October 4, 2012 / 4:36 PM / 5 years ago

Copper inches up on stronger euro; Spain in focus

LONDON (Reuters) - Copper edged higher on Thursday, helped by a stronger euro on expectations Spain would seek a bailout to rescue its economy, although gains were capped by uncertainty about global growth, while trading volumes were low as China remained on holiday.

Benchmark copper on the London Metal Exchange (LME) rose 0.2 percent to finish at $8,305, from Wednesday’s close of $8,290.

In the last few weeks central banks in the United States, European Union and Japan have moved to loosen their monetary policy, in an attempt to stimulate economic growth.

This boosted prices of commodities deemed riskier, including industrial metals.

“A lot of the actions from central banks recently have clearly helped to minimize any downside risks and they have tended to also weaken the dollar,” Standard Chartered analyst Daniel Smith said.

“Copper is slightly underperforming (other metals) as the fundamentals are not that good at the moment with demand especially in Europe still pretty terrible. In the medium term though we think fundamentals will turn around.”

The euro rose against the dollar, with investors keeping a close eye on possible financial aid for Spain as the European Central Bank (ECB) left interest rates unchanged at its latest meeting.

“Investors are still waiting for Spain to bite the bullet and request a formal rescue. It is a not a question of if but when for Spain (to ask for a bailout) and that will be seen as a huge relief for the market,” said Robin Bhar, analyst at Societe Generale.

“But the potential upside for copper is pretty limited whist there is uncertainty about China’s growth and U.S. growth and with the euro zone in recession, and that is going to keep a lid on rallies.”

Trading volumes were thin as China is still on a public holiday. China is the world’s top consumer for refined copper, accounting for as much as 40 percent of demand.

Investors are likely to look ahead to nonfarm payrolls data from the United States, due on Friday, for indications of a recovery in the country’s labor market.

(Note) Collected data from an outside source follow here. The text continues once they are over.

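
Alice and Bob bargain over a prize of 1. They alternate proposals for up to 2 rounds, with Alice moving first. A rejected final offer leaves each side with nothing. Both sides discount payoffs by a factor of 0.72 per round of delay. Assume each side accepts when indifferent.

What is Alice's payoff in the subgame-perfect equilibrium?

Round 2 (Bob proposes): rejection yields 0 for Alice; Bob offers 0 and keeps 1.
Round 1 (Alice proposes): Bob can get 1 next round, worth 0.72 × 1 = 0.72 now, so Alice offers 0.72, keeping 0.28.

0.28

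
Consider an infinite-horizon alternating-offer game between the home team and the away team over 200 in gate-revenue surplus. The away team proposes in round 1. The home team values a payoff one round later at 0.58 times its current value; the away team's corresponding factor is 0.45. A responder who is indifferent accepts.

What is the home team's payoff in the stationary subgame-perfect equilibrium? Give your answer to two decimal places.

86.33

In a stationary SPE each proposer offers the other exactly their discounted continuation value.
If the away team keeps x when proposing and the home team keeps y when proposing, then x = 200 − 0.58y and y = 200 − 0.45x.
Solving: x = 200(1 − 0.58) / (1 − 0.45·0.58) = 84 / 0.739 ≈ 113.6671.
The home team gets 200 − 113.6671 ≈ 86.3329.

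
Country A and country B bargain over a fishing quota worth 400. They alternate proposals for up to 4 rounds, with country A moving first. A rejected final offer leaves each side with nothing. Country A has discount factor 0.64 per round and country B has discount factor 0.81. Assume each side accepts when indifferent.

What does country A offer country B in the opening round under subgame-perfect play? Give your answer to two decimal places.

Round 4 (country B proposes): rejection yields 0 for country A; country B offers 0 and keeps 400.
Round 3 (country A proposes): country B can get 400 next round, worth 0.81 × 400 = 324 now. Country A offers 324 and keeps 400 − 324 = 76.
Round 2 (country B proposes): country A can get 76 next round, worth 0.64 × 76 = 48.64 now, so country B offers 48.64, keeping 351.36.
Round 1 (country A proposes): country B can get 351.36 next round, worth 0.81 × 351.36 = 284.6016 now; country A offers that and keeps 115.3984.

284.60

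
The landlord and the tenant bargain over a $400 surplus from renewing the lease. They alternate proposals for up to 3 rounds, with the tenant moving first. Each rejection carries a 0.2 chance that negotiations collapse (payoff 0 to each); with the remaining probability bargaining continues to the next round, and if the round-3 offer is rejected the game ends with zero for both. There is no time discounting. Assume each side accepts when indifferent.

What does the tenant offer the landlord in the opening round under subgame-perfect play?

Round 3 (the tenant proposes): rejection yields 0 for the landlord; the tenant offers 0 and keeps 400.
Round 2 (the landlord proposes): rejecting gives the tenant an expected 0.8 × 400 = 320; the landlord offers that and keeps 80.
Round 1 (the tenant proposes): rejecting gives the landlord an expected 0.8 × 80 = 64; the tenant offers that and keeps 336.

64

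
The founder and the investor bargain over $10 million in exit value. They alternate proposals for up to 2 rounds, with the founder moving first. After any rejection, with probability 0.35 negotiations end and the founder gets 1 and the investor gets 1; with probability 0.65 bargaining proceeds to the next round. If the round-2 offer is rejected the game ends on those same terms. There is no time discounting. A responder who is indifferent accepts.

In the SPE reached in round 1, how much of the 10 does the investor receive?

6.2

Round 2 (the investor proposes): the founder gets 1 if talks fail, so the investor offers 1 and keeps 9.
Round 1 (the founder proposes): rejecting gives the investor an expected 0.65 × 9 + 0.35 × 1 = 6.2, so the founder offers 6.2, keeping 3.8.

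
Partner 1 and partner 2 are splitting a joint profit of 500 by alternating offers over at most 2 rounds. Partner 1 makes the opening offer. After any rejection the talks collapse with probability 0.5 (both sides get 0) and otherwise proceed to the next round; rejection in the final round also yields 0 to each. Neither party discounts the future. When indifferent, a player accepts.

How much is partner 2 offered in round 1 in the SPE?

250

By backward induction:
Round 2 (partner 2 proposes): rejection yields 0 for partner 1; partner 2 offers 0 and keeps 500.
Round 1 (partner 1 proposes): rejecting gives partner 2 an expected 0.5 × 500 = 250; partner 1 offers that and keeps 250.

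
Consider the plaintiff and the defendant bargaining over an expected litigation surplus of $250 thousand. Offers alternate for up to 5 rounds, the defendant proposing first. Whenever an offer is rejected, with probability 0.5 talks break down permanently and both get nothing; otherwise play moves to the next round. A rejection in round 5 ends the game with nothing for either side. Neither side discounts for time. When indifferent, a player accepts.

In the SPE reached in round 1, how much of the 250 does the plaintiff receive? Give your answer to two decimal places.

78.13

Round 5 (the defendant proposes): the plaintiff will accept anything ≥ 0, so the defendant offers 0 and keeps 250.
Round 4 (the plaintiff proposes): rejecting gives the defendant an expected 0.5 × 250 = 125. The plaintiff offers 125 and keeps 250 − 125 = 125.
Round 3 (the defendant proposes): rejecting gives the plaintiff an expected 0.5 × 125 = 62.5; the defendant offers that and keeps 187.5.
Round 2 (the plaintiff proposes): rejecting gives the defendant an expected 0.5 × 187.5 = 93.75. The plaintiff offers 93.75 and keeps 250 − 93.75 = 156.25.
Round 1 (the defendant proposes): rejecting gives the plaintiff an expected 0.5 × 156.25 = 78.125. The defendant offers 78.125 and keeps 250 − 78.125 = 171.875.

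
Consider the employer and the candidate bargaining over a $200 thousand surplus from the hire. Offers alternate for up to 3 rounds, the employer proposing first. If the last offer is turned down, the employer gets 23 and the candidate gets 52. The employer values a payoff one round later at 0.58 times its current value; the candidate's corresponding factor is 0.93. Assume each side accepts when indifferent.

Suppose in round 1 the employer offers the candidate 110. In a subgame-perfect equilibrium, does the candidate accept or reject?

Work out the candidate's continuation value if the offer is rejected.
Round 3 (the employer proposes): the candidate gets 52 if talks fail, so the employer offers 52 and keeps 148.
Round 2 (the candidate proposes): the employer can get 148 next round, worth 0.58 × 148 = 85.84 now. The candidate offers 85.84 and keeps 200 − 85.84 = 114.16.
So by rejecting in round 1, the candidate gets 114.16 next round, worth 0.93 × 114.16 = 106.1688 now.
Offer 110 ≥ 106.1688, so the candidate accepts.

Accept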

Sentiment surrounding the U.S. labor market was boosted in the previous session after data showed private sector hiring rose by a better-than-expected number in September.

Activity in the vast services sector also picked up, suggesting the economy remained on track for modest growth.

“We think the slant of the market after the payroll numbers on Friday will really be the action one should pay attention to. For now look at continued back and forth as the market consolidates terrific gains made since August,” RBC Capital said in a note.

A report on Thursday showed that the number of Americans filing new claims for unemployment benefits rose only slightly last week after a big drop the week before, keeping in place a trend that suggested a mild improvement in the labor market.


    In industry news, Japan’s biggest copper smelter, Pan Pacific Copper (5020.T), is in talks with buyers in China to slash its term premium for 2013 shipments by 15 percent from this year to $85 a metric tonne, a source familiar with the matter said.

    The lower premiums reflect slowing demand growth in the world’s top consumer of metals.

    Uncertainty about the outlook for physical demand continues to sour sentiment for the metal used in power and construction as global economic growth struggles.

    “Overall we expect Q4 prices to continue to take cues from the macro rather than the physical market,” said James Luke, a Hong Kong-based commodities analyst at China International Capital Corporation (CICC).

    “Prices will be well supported but I don’t expect physical demand to surprise on the upside and that should limit prices relative to other more purely investor-driven metals such as gold.”

    In other metals, battery material lead closed at $2,290.50 a tonne, from Wednesday’s close of $2,306, while zinc ended at $2,065 from $2,082 at the close on Wednesday. Nickel closed at $18,675 from $18,525.

    Aluminium finished at $2,212 per tonne, from a last bid of $2,102.50 on Wednesday, and tin at $22,500, its highest since early May, from a last bid of $22,100.